I’ve a model which accepts a series of inputs and uses previous predictions as inputs for subsequent predictions. So a batch, for instance, is a python list with a series of inputs and each input in the list can have batch dimension. I’ve an evaluation loop like this with memory allocation printed out after each prediction:

    # compute metrics over the dataset
    for i, batch in enumerate(tqdm(dataloader)):
        if params.cuda:
            batch = net.batch_to_cuda(batch)
        print('memory allocated for model and input batch:', torch.cuda.memory_allocated(0))

        output_batches = []
        targets = []
        losses = []

        # Train on consecutive predictions -- feeding previous predictions as "previous" frames.
        for j, model_in in enumerate(batch):
            # Ground truth

            # Replace neigbor_hd with prior predictions
            for k, out in enumerate(reversed(output_batches)):
                if k < len(model_in['previous']):
                    model_in['previous'][k] = out

            # compute model output and loss
            loss = loss_fn(output_batches[j], targets[j])
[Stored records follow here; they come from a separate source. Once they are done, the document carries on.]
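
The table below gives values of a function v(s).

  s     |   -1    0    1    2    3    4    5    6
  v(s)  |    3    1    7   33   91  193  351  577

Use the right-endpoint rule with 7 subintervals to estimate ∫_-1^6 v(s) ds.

1253

Δs = 1.
Sum = 1·[1 + 7 + 33 + 91 + 193 + 351 + 577] = 1253.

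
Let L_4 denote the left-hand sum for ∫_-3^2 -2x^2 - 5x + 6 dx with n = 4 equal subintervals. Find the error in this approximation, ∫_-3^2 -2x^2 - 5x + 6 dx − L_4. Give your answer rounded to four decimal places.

Exact integral: ∫_-3^2 f(x) dx ≈ 19.166667.
L_4 = 25.9375.
Error ≈ 19.166667 − 25.9375 ≈ -6.7708.

-6.7708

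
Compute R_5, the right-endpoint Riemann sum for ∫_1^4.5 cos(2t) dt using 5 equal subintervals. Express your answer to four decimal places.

Δt = (4.5 − 1)/5 = 0.7.
Right endpoints: 1.7, 2.4, 3.1, 3.8, 4.5.
f(1.7) ≈ -0.9668, f(2.4) ≈ 0.0875, f(3.1) ≈ 0.9965, f(3.8) ≈ 0.2513, f(4.5) ≈ -0.9111.
Sum = Δt · [f(1.7) + f(2.4) + f(3.1) + f(3.8) + f(4.5)].
Sum ≈ -0.3798.

-0.3798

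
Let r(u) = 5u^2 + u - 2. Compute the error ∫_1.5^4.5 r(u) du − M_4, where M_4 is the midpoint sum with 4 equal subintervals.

Exact integral: ∫_1.5^4.5 r(u) du = 149.25.
M_4 = 148.546875.
Error = 149.25 − 148.546875 = 0.703125.

0.703125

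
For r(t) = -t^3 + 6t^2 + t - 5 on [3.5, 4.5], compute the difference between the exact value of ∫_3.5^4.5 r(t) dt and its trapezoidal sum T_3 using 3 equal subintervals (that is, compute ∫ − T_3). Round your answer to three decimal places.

0.111

Exact integral: ∫_3.5^4.5 r(t) dt = 30.5.
T_3 ≈ 30.38889.
Error ≈ 30.5 − 30.38889 ≈ 0.111.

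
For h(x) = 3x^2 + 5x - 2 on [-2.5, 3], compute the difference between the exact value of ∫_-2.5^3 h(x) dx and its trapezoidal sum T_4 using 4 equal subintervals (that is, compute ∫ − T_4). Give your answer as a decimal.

-5.19921875

Exact integral: ∫_-2.5^3 h(x) dx = 38.5.
T_4 = 43.69921875.
Error = 38.5 − 43.69921875 = -5.19921875.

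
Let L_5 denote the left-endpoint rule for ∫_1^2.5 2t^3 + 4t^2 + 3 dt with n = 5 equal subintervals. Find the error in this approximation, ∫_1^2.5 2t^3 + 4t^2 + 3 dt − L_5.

Exact integral: ∫_1^2.5 f(t) dt = 43.03125.
L_5 = 35.82.
Error = 43.03125 − 35.82 = 7.21125.

7.21125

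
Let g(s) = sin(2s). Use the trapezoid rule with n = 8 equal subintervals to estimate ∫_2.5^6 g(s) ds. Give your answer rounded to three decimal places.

Δs = (6 − 2.5)/8 = 0.4375.
g(2.5) ≈ -0.959, g(2.9375) ≈ -0.397, g(3.375) ≈ 0.450, g(3.8125) ≈ 0.974, g(4.25) ≈ 0.798, g(4.6875) ≈ 0.050, g(5.125) ≈ -0.735, g(5.5625) ≈ -0.992, g(6) ≈ -0.537.
T_8 = (Δs/2)·[g(s_0) + 2g(s_1) + ... + 2g(s_{7}) + g(s_8)].
Sum ≈ -0.262.

-0.262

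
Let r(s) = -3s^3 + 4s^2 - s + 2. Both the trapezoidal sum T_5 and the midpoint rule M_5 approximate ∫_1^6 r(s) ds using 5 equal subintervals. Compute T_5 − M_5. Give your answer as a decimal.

-34.375

T_5 = -715.
M_5 = -680.625.
T_5 − M_5 = -34.375.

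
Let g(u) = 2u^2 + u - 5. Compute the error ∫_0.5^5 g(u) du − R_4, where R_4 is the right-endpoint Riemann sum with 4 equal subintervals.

Exact integral: ∫_0.5^5 g(u) du = 73.125.
R_4 = 105.3984375.
Error = 73.125 − 105.3984375 = -32.2734375.

-32.2734375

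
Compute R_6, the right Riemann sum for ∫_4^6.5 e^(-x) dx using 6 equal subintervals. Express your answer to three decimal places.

Δx = (6.5 − 4)/6 = 5/12.
Right endpoints: 53/12, 29/6, 5.25, 17/3, 73/12, 6.5.
f(53/12) ≈ 0.012, f(29/6) ≈ 0.008, f(5.25) ≈ 0.005, f(17/3) ≈ 0.003, f(73/12) ≈ 0.002, f(6.5) ≈ 0.002.
Sum = Δx · [f(53/12) + f(29/6) + f(5.25) + ...].
Sum ≈ 0.014.

0.014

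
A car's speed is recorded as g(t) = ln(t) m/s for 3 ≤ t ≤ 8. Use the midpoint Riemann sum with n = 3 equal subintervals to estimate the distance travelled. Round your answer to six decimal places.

8.363206

Δt = (8 − 3)/3 = 5/3.
Midpoints: 23/6, 5.5, 43/6.
g(23/6) ≈ 1.343735, g(5.5) ≈ 1.704748, g(43/6) ≈ 1.969441.
Sum = Δt · [g(23/6) + g(5.5) + g(43/6)].
Sum ≈ 8.363206.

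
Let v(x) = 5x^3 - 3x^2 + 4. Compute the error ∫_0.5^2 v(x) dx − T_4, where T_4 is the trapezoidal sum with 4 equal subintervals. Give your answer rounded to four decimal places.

Exact integral: ∫_0.5^2 v(x) dx = 18.046875.
T_4 ≈ 18.600586.
Error ≈ 18.046875 − 18.600586 ≈ -0.5537.

-0.5537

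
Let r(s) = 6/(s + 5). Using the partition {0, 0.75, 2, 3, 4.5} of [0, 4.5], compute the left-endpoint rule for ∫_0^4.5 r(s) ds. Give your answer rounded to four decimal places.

4.1865

Subinterval widths: 0.75, 1.25, 1, 1.5.
Left endpoints: 0, 0.75, 2, 3.
r(0) = 1.2, r(0.75) = 24/23, r(2) = 6/7, r(3) = 0.75.
Sum = Σ Δs_i · r(s_i).
Sum ≈ 4.1865.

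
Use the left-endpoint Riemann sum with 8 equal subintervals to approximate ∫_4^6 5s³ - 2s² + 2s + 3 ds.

Δs = (6 − 4)/8 = 0.25.
Left endpoints: 4, 4.25, 4.5, 4.75, 5, 5.25, 5.5, 5.75.
f(4) = 299, f(4.25) = 359.203125, f(4.5) = 427.125, f(4.75) = 503.234375, f(5) = 588, f(5.25) = 681.890625, f(5.5) = 785.375, f(5.75) = 898.921875.
Sum = Δs · [f(4) + f(4.25) + f(4.5) + ...].
Sum = 1135.6875.

1135.6875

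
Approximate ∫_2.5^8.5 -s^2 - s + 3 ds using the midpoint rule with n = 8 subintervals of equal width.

-214.21875

Δs = (8.5 − 2.5)/8 = 0.75.
Midpoints: 2.875, 3.625, 4.375, 5.125, 5.875, 6.625, 7.375, 8.125.
f(2.875) = -8.140625, f(3.625) = -13.765625, f(4.375) = -20.515625, f(5.125) = -28.390625, f(5.875) = -37.390625, f(6.625) = -47.515625, f(7.375) = -58.765625, f(8.125) = -71.140625.
Sum = Δs · [f(2.875) + f(3.625) + f(4.375) + ...].
Sum = -214.21875.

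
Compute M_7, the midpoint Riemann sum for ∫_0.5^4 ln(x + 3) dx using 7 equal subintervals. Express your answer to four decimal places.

5.7382

Δx = (4 − 0.5)/7 = 0.5.
Midpoints: 0.75, 1.25, 1.75, 2.25, 2.75, 3.25, 3.75.
f(0.75) ≈ 1.3218, f(1.25) ≈ 1.4469, f(1.75) ≈ 1.5581, f(2.25) ≈ 1.6582, f(2.75) ≈ 1.7492, f(3.25) ≈ 1.8326, f(3.75) ≈ 1.9095.
Sum = Δx · [f(0.75) + f(1.25) + f(1.75) + ...].
Sum ≈ 5.7382.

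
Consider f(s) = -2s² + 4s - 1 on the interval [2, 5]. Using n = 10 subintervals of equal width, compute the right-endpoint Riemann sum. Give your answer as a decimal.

Δs = (5 − 2)/10 = 0.3.
Right endpoints: 2.3, 2.6, 2.9, 3.2, 3.5, 3.8, 4.1, 4.4, 4.7, 5.
f(2.3) = -2.38, f(2.6) = -4.12, f(2.9) = -6.22, f(3.2) = -8.68, f(3.5) = -11.5, f(3.8) = -14.68, f(4.1) = -18.22, f(4.4) = -22.12, f(4.7) = -26.38, f(5) = -31.
Sum = Δs · [f(2.3) + f(2.6) + f(2.9) + ...].
Sum = -43.59.

-43.59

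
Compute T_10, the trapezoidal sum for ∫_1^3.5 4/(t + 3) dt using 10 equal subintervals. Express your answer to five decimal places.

Δt = (3.5 − 1)/10 = 0.25.
f(1) = 1, f(1.25) = 16/17, f(1.5) = 8/9, f(1.75) = 16/19, f(2) = 0.8, f(2.25) = 16/21, f(2.5) = 8/11, f(2.75) = 16/23, f(3) = 2/3, f(3.25) = 0.64, f(3.5) = 8/13.
T_10 = (Δt/2)·[f(t_0) + 2f(t_1) + ... + 2f(t_{9}) + f(t_10)].
Sum ≈ 1.94284.

1.94284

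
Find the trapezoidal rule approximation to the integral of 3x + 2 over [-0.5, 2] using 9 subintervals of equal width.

Δx = (2 − (-0.5))/9 = 5/18.
f(-0.5) = 0.5, f(-2/9) = 4/3, f(1/18) = 13/6, f(1/3) = 3, f(11/18) = 23/6, f(8/9) = 14/3, f(7/6) = 5.5, f(13/9) = 19/3, f(31/18) = 43/6, f(2) = 8.
T_9 = (Δx/2)·[f(x_0) + 2f(x_1) + ... + 2f(x_{8}) + f(x_9)].
Sum = 10.625.

10.625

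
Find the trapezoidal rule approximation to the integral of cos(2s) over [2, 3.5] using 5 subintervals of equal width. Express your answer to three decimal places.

Δs = (3.5 − 2)/5 = 0.3.
f(2) ≈ -0.654, f(2.3) ≈ -0.112, f(2.6) ≈ 0.469, f(2.9) ≈ 0.886, f(3.2) ≈ 0.993, f(3.5) ≈ 0.754.
T_5 = (Δs/2)·[f(s_0) + 2f(s_1) + ... + 2f(s_{4}) + f(s_5)].
Sum ≈ 0.686.

0.686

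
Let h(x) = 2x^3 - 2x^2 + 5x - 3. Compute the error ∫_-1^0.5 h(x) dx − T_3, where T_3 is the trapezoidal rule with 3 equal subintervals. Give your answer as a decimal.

Exact integral: ∫_-1^0.5 h(x) dx = -7.59375.
T_3 = -7.8125.
Error = -7.59375 − (-7.8125) = 0.21875.

0.21875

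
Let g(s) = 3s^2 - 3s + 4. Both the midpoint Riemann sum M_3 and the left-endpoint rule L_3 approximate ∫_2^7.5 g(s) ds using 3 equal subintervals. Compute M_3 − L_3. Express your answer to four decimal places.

114.6979

M_3 ≈ 352.878472.
L_3 ≈ 238.180556.
M_3 − L_3 ≈ 114.6979.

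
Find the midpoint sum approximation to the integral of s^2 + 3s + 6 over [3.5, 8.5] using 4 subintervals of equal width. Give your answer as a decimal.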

            print('memory allocated after pred %d:' % j, torch.cuda.memory_allocated(0))
        total_output_size = 0
        for out in output_batches:
            total_output_size += out.element_size() * out.nelement()
        print('Total output size:', total_output_size)

Since each prediction is an independent inference, and noting the fact that I only indent to use the value of the previous prediction, shouldn’t the memory allocated after each prediction should remain the same? But, I’m seeing progressive allocation of more and more memory:

memory allocated for model and input batch: 198102016
memory allocated after pred 0: 4024618496
memory allocated after pred 1: 7850085888
memory allocated after pred 2: 11675553280
Total output size: 3145728

You have a single autograd graph here, with pending gradient computations for all iterations, hence nothing gets released. loss.backward() inside the loop may help, but you’d have to split graph by .detach() -ing model outputs passed to a next model.

@googlebot You’re right, for training loop, I detached the previous model outputs when using them as next inputs, memory allocated remains the same after each prediction. For evaluation though, apparently I just needed to add this to torch.no_grad() context and memory is freed after each prediction.